Sidelined youth has no choice but to riot
Algeria Interface, June 21, 2002
Daho Djerbal, history lecturer at the University of Algiers and director of the review, NAQD, explores the significance of nationwide rioting in the past year and asserts that it is the expression of a total revolt.
Algiers, 21/06/02 – Since the spring of 2001 Algeria has been hit by widespread rioting prompted by causes ranging from security force heavy-handedness to water shortages. In itself rioting is nothing new: the 1980s saw serious rioting in Algiers in 1984 and in Constantine and Setif in 1986, culminating in the violent unrest of 1988 that was to bring about the demise of the single-party state. All were brief, albeit violent, explosions of public discontent. The unrest of the past year is significant in that it has lasted and affected so many parts of the country at once.

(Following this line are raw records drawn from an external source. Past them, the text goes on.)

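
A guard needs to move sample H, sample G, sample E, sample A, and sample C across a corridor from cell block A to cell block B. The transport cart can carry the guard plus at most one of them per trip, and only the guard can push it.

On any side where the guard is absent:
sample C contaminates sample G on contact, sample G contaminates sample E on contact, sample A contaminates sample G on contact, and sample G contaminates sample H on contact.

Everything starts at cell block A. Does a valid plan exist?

No

Following every safe sequence of crossings from the start, the most of the 5 that can be at cell block B as the transport cart arrives there on crossings 1, 3 is 1, 2 respectively; the best ever achieved is 2 of 5.
From crossing 5 on, no configuration arises that was not already reachable earlier: only 11 distinct safe configurations (who is on which side, and where the transport cart is) can ever be reached, none of them has everyone across, and every continuation just revisits them. So no valid plan exists.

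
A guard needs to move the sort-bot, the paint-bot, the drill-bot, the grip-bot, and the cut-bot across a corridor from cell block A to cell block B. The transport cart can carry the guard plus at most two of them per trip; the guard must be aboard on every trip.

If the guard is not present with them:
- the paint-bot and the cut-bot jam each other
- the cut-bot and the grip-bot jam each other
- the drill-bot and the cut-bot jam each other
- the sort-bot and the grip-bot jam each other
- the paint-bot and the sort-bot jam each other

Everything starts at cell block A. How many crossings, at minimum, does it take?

Counting alone: the guard can take at most 2 across per trip to cell block B, so moving all 5 needs at least 3 loaded trips out, with a return between consecutive ones — at least 5 crossings.
The safety rule pushes this higher. Following every safe sequence of crossings, the most of the 5 that can be at cell block B as the transport cart arrives there on crossing 5 is 4 — never all 5.
So no plan with fewer than 7 crossings exists, and this one achieves 7:
1. Guard goes to cell block B with the cut-bot and the sort-bot.  [cell block A: the drill-bot, the grip-bot, the paint-bot | cell block B: the cut-bot, the sort-bot]
2. Guard goes back to cell block A alone.  [cell block A: the drill-bot, the grip-bot, the paint-bot | cell block B: the cut-bot, the sort-bot]
3. Guard goes to cell block B with the paint-bot.  [cell block A: the drill-bot, the grip-bot | cell block B: the cut-bot, the paint-bot, the sort-bot]
4. Guard goes back to cell block A with the cut-bot and the sort-bot.  [cell block A: the cut-bot, the drill-bot, the grip-bot, the sort-bot | cell block B: the paint-bot]
5. Guard goes to cell block B with the drill-bot and the grip-bot.  [cell block A: the cut-bot, the sort-bot | cell block B: the drill-bot, the grip-bot, the paint-bot]
6. Guard goes back to cell block A alone.  [cell block A: the cut-bot, the sort-bot | cell block B: the drill-bot, the grip-bot, the paint-bot]
7. Guard goes to cell block B with the cut-bot and the sort-bot.  [cell block A: — | cell block B: the cut-bot, the drill-bot, the grip-bot, the paint-bot, the sort-bot]

7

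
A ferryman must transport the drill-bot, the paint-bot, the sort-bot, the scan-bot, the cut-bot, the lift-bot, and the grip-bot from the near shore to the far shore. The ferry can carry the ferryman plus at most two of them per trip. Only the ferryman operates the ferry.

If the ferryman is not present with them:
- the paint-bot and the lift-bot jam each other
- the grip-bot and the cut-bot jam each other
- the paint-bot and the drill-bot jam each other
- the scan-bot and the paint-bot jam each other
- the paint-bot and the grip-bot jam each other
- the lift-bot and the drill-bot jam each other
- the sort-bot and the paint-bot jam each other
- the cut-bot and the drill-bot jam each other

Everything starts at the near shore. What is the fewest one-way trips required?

impossible

Whatever the first load, the items left behind include a forbidden pair without the ferryman. No opening move is safe, so no plan exists.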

The longest-lasting troubles have been those that have affected the Berber heartland of Kabylia. They are unlike what has happened elsewhere in the country where unrest has broken out spontaneously and sporadically. Indeed, they are unique in that they have affected an entire region for so long.

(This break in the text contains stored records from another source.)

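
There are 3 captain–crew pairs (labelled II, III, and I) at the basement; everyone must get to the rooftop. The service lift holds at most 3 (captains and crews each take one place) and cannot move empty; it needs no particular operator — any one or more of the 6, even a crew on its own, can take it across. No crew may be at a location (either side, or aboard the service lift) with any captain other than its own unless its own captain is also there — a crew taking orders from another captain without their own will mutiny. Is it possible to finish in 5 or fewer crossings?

Yes

Yes — this plan uses 5 crossings (≤ 5):
1. captain II and crew II cross → the rooftop.
2. captain II crosses ← the basement.
3. captain I, captain II, and captain III cross → the rooftop.
4. crew II crosses ← the basement.
5. crew I, crew II, and crew III cross → the rooftop.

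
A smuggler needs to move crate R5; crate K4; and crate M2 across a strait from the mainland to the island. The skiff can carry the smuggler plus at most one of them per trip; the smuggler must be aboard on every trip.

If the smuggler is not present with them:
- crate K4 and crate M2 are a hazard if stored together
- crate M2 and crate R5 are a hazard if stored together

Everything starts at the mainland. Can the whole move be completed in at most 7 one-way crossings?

Yes — this plan uses 7 crossings (≤ 7):
1. Smuggler goes to the island with crate M2.
2. Smuggler goes back to the mainland alone.
3. Smuggler goes to the island with crate R5.
4. Smuggler goes back to the mainland with crate M2.
5. Smuggler goes to the island with crate K4.
6. Smuggler goes back to the mainland alone.
7. Smuggler goes to the island with crate M2.

Yes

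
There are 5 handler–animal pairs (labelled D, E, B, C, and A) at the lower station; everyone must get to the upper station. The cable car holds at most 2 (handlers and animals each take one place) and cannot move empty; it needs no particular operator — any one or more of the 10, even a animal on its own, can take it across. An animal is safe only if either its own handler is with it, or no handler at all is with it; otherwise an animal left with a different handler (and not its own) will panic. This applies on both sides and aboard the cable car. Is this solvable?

No

Following every safe sequence of crossings from the start, the most of the 10 that can be at the upper station as the cable car arrives there on crossings 1, 3, 5, 7 is 2, 3, 4, 5 respectively; the best ever achieved is 5 of 10.
From crossing 9 on, no configuration arises that was not already reachable earlier: only 82 distinct safe configurations (who is on which side, and where the cable car is) can ever be reached, none of them has everyone across, and every continuation just revisits them. So no valid plan exists.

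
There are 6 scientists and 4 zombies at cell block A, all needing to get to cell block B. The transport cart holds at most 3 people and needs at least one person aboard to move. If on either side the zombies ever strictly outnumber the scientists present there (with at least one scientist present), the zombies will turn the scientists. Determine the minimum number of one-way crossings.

Counting alone: each trip to cell block B takes at most 3 across and each return brings at least 1 back, so after t trips out (and t−1 returns) at most 3t − (t−1) of the 10 are across; that first reaches 10 at t = 5, so at least 9 crossings are needed.
The plan below uses exactly 9 crossings, so it is optimal:
1. 2 zombies → cell block B.  (cell block A: 6S 2Z; cell block B: 0S 2Z)
2. 1 zombie ← cell block A.  (cell block A: 6S 3Z; cell block B: 0S 1Z)
3. 3 zombies → cell block B.  (cell block A: 6S 0Z; cell block B: 0S 4Z)
4. 1 zombie ← cell block A.  (cell block A: 6S 1Z; cell block B: 0S 3Z)
5. 3 scientists → cell block B.  (cell block A: 3S 1Z; cell block B: 3S 3Z)
6. 1 zombie ← cell block A.  (cell block A: 3S 2Z; cell block B: 3S 2Z)
7. 1 scientist and 2 zombies → cell block B.  (cell block A: 2S 0Z; cell block B: 4S 4Z)
8. 1 zombie ← cell block A.  (cell block A: 2S 1Z; cell block B: 4S 3Z)
9. 2 scientists and 1 zombie → cell block B.  (cell block A: 0S 0Z; cell block B: 6S 4Z)

9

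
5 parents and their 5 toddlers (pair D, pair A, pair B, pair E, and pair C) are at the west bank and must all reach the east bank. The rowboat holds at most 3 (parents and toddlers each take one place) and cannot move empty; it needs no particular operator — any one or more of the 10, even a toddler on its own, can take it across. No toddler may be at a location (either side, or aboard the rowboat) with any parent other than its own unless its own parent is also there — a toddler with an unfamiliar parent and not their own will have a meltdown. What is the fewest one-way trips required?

11

Counting alone: each trip to the east bank takes at most 3 across and each return brings at least 1 back, so after t trips out (and t−1 returns) at most 3t − (t−1) of the 10 are across; that first reaches 10 at t = 5, so at least 9 crossings are needed.
The safety rule pushes this higher. Following every safe sequence of crossings, the most of the 10 that can be at the east bank as the rowboat arrives there on crossing 9 is 9 — never all 10.
So no plan with fewer than 11 crossings exists, and this one achieves 11:
1. parent D and toddler D cross → the east bank.
2. parent D crosses ← the west bank.
3. toddler A, toddler B, and toddler E cross → the east bank.
4. toddler D crosses ← the west bank.
5. parent A, parent B, and parent E cross → the east bank.
6. parent A and toddler A cross ← the west bank.
7. parent A, parent C, and parent D cross → the east bank.
8. toddler B crosses ← the west bank.
9. toddler A and toddler D cross → the east bank.
10. toddler D crosses ← the west bank.
11. toddler B, toddler C, and toddler D cross → the east bank.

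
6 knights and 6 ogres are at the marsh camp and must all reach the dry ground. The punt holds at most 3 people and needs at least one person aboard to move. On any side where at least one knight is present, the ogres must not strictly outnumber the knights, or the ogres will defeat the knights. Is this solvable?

Following every safe sequence of crossings from the start, the most of the 12 that can be at the dry ground as the punt arrives there on crossings 1, 3, 5 is 3, 5, 6 respectively; the best ever achieved is 6 of 12.
From crossing 7 on, no configuration arises that was not already reachable earlier: only 17 distinct safe configurations (who is on which side, and where the punt is) can ever be reached, none of them has everyone across, and every continuation just revisits them. They are: 0 knights + 0 ogres across (punt back at the start); 0 knights + 1 ogre across (punt there); 0 knights + 1 ogre across (punt back at the start); 0 knights + 2 ogres across (punt there); 0 knights + 2 ogres across (punt back at the start); 0 knights + 3 ogres across (punt there); 0 knights + 3 ogres across (punt back at the start); 0 knights + 4 ogres across (punt there); 0 knights + 4 ogres across (punt back at the start); 0 knights + 5 ogres across (punt there); 0 knights + 5 ogres across (punt back at the start); 0 knights + 6 ogres across (punt there); 1 knight + 1 ogre across (punt there); 1 knight + 1 ogre across (punt back at the start); 2 knights + 2 ogres across (punt there); 2 knights + 2 ogres across (punt back at the start); 3 knights + 3 ogres across (punt there). So no valid plan exists.

No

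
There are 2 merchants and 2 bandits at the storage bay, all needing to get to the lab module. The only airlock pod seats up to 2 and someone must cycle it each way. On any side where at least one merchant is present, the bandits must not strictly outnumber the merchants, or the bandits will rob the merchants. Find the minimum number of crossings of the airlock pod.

5

Counting alone: each trip to the lab module takes at most 2 across and each return brings at least 1 back, so after t trips out (and t−1 returns) at most 2t − (t−1) of the 4 are across; that first reaches 4 at t = 3, so at least 5 crossings are needed.
The plan below uses exactly 5 crossings, so it is optimal:
1. 2 bandits → the lab module.  (the storage bay: 2M 0B; the lab module: 0M 2B)
2. 1 bandit ← the storage bay.  (the storage bay: 2M 1B; the lab module: 0M 1B)
3. 2 merchants → the lab module.  (the storage bay: 0M 1B; the lab module: 2M 1B)
4. 1 bandit ← the storage bay.  (the storage bay: 0M 2B; the lab module: 2M 0B)
5. 2 bandits → the lab module.  (the storage bay: 0M 0B; the lab module: 2M 2B)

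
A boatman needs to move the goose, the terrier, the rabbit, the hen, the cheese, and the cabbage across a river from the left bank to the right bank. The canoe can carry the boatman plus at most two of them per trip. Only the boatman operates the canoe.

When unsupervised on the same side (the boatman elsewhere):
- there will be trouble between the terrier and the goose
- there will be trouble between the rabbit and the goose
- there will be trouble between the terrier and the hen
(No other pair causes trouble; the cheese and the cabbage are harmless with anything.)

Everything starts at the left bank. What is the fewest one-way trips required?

5

Counting alone: the boatman can take at most 2 across per trip to the right bank, so moving all 6 needs at least 3 loaded trips out, with a return between consecutive ones — at least 5 crossings.
The plan below uses exactly 5 crossings, so it is optimal:
1. Boatman goes to the right bank with the goose and the hen.
2. Boatman goes back to the left bank alone.
3. Boatman goes to the right bank with the cabbage and the cheese.
4. Boatman goes back to the left bank alone.
5. Boatman goes to the right bank with the rabbit and the terrier.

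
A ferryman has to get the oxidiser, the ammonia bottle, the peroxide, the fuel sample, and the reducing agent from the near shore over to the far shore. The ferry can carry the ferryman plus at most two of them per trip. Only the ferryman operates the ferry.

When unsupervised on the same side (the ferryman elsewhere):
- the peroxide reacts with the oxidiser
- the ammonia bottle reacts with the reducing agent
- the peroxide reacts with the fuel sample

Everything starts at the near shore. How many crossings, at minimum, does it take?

5

Counting alone: the ferryman can take at most 2 across per trip to the far shore, so moving all 5 needs at least 3 loaded trips out, with a return between consecutive ones — at least 5 crossings.
The plan below uses exactly 5 crossings, so it is optimal:
1. Ferryman goes to the far shore with the ammonia bottle and the peroxide.  [the near shore: the fuel sample, the oxidiser, the reducing agent | the far shore: the ammonia bottle, the peroxide]
2. Ferryman goes back to the near shore alone.  [the near shore: the fuel sample, the oxidiser, the reducing agent | the far shore: the ammonia bottle, the peroxide]
3. Ferryman goes to the far shore with the fuel sample and the oxidiser.  [the near shore: the reducing agent | the far shore: the ammonia bottle, the fuel sample, the oxidiser, the peroxide]
4. Ferryman goes back to the near shore with the peroxide.  [the near shore: the peroxide, the reducing agent | the far shore: the ammonia bottle, the fuel sample, the oxidiser]
5. Ferryman goes to the far shore with the peroxide and the reducing agent.  [the near shore: — | the far shore: the ammonia bottle, the fuel sample, the oxidiser, the peroxide, the reducing agent]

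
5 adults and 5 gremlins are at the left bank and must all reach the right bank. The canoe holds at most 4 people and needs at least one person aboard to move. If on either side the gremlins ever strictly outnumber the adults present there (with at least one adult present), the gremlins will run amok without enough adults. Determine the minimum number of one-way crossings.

7

Counting alone: each trip to the right bank takes at most 4 across and each return brings at least 1 back, so after t trips out (and t−1 returns) at most 4t − (t−1) of the 10 are across; that first reaches 10 at t = 3, so at least 5 crossings are needed.
The safety rule pushes this higher. Following every safe sequence of crossings, the most of the 10 that can be at the right bank as the canoe arrives there on crossing 5 is 9 — never all 10.
So no plan with fewer than 7 crossings exists, and this one achieves 7:
1. 2 gremlins → the right bank.  (the left bank: 5A 3G; the right bank: 0A 2G)
2. 1 gremlin ← the left bank.  (the left bank: 5A 4G; the right bank: 0A 1G)
3. 4 gremlins → the right bank.  (the left bank: 5A 0G; the right bank: 0A 5G)
4. 1 gremlin ← the left bank.  (the left bank: 5A 1G; the right bank: 0A 4G)
5. 4 adults → the right bank.  (the left bank: 1A 1G; the right bank: 4A 4G)
6. 1 adult and 1 gremlin ← the left bank.  (the left bank: 2A 2G; the right bank: 3A 3G)
7. 2 adults and 2 gremlins → the right bank.  (the left bank: 0A 0G; the right bank: 5A 5G)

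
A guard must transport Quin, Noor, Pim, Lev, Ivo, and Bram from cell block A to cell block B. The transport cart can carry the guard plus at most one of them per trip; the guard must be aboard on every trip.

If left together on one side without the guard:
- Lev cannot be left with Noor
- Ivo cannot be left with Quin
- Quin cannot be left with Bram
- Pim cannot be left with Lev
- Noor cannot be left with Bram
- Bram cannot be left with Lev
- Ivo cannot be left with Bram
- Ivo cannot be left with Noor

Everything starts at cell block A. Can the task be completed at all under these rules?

No

Whatever the first load, the items left behind include a forbidden pair without the guard. No opening move is safe, so no plan exists.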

The causes are part and parcel of daily life in Algeria: discrimination, police repression and torture. The death of the high school student that finally triggered the ongoing rioting in April 2001 was in essence just one more example of routine repression.
There seems to be no way to settle the conflict because there is no-one to broker it. Neither the, mostly young, demonstrators nor the authorities are able to agree on any common ground to commence negotiations or on an acceptable broker.
The reason is that for the first time since independence in 1962 an entire region is seeking reparation for the wrongs done to it.
Rebellious youth
The Kabyle protest movement, particularly the clashes with security forces, is driven by young people. Youth was also a major component of the protests in the 1980s even though workers, trade unionists and employees, too, joined.The demonstrations and rioting were essentially urban and saw the emergence of youth as an unpredictable, non-organised player on the political and social stage.
In Kabylia since June 14th, 2001, young people have forced political parties and the Berber Cultural Movement (MCB) to act on their own terms within the framework of the village and tribal committees (known as ‘arouch’) that have spring up to channel protest. Conventional party structures have had their day. Youth has emerged as a force that is independent of any private or public production mode or educational or cultural institution. Across Algeria, including Kabylia, people as a rule somehow find a place in the system either through private sector jobs, the civil service or the informal economy.
But this young generation has no place. By demanding a place and recognition for itself it poses a problem to both society and government. It has no channels of expression as it is outside traditional forms of organisation and expression which are also in crisis. Youth goes unheard and its only voice is rioting.
Pluralism took shape in Algeria at a time when society and the political system were entering a period of crisis. Initially political parties channelled expression and protest against the political power structure, while the Islamist movement was a challenge to secular society. Both have failed, leaving the way clear for new forms of protest.
Sidelined by the margins
As the wage-earning sector has collapsed the informal economy has risen. So much so that it has, paradoxically, been able to organise into networks and monopolies. It has moved into the state apparatus and political life, enjoying leverage in political parties, parliament, the judiciary, army and police. It has become part of the mainstream economy and is controlled at least in part by the state. Its integration has been facilitated by legislation to liberalise the economy with relaxed import requirements and tariffs, while people who made their fortunes from informal economy are well placed in parliament, the judiciary and in the country’s tax administration.
As it has moved into the mainstream, the informal economy has been appropriated by officialdom and no longer offers excess labour a livelihood. Young rioters therefore attack state symbols like the police stations, courthouses and tax buildings because the state apparatus serves the interests of a privileged few. In Kabylia they attack gendarmes and police stations because gendarmes are used by local oligarchies to protect and control local resources and private interests.
Across the country, especially in border regions like Tebessa, Souk Ahras and El Oued, these oligarchies have monopolised the movement of merchandise and capital in what was once the informal economy, so forcing young people out on to the margins of activities that were once themselves on the margins.
Total protest
It follows, therefore, that their protest is a protest against society as a whole. They target not only the state but also the new bourgeoisie that has taken over the distribution of national revenue to further its own interests. So sweeping is the protest that it shuns the traditional symbols of power and the hierarchical nature of governance. As Kabyle youth has sought to organise, it has opted for a collegial system in an attempt to put in place a representational system that can be constantly renewed. Their mode of protest is immediate, direct action, that rejects authority, be it in the form of the state, the MCB, or the war of independence war founding-father veterans. The only representatives of these disaffected youths are themselves, acting in the here and now. They have no previous history to relate to nor any future prospect – hence the cul-de-sac they find themselves in.
The state, for its part, is well aware that its very existence is at issue. But because it believes it is in the right right and because it has might on its side its response is, increasingly, repression –just one sign of its failure to give its people a place and a role in the present or any prospect for the future.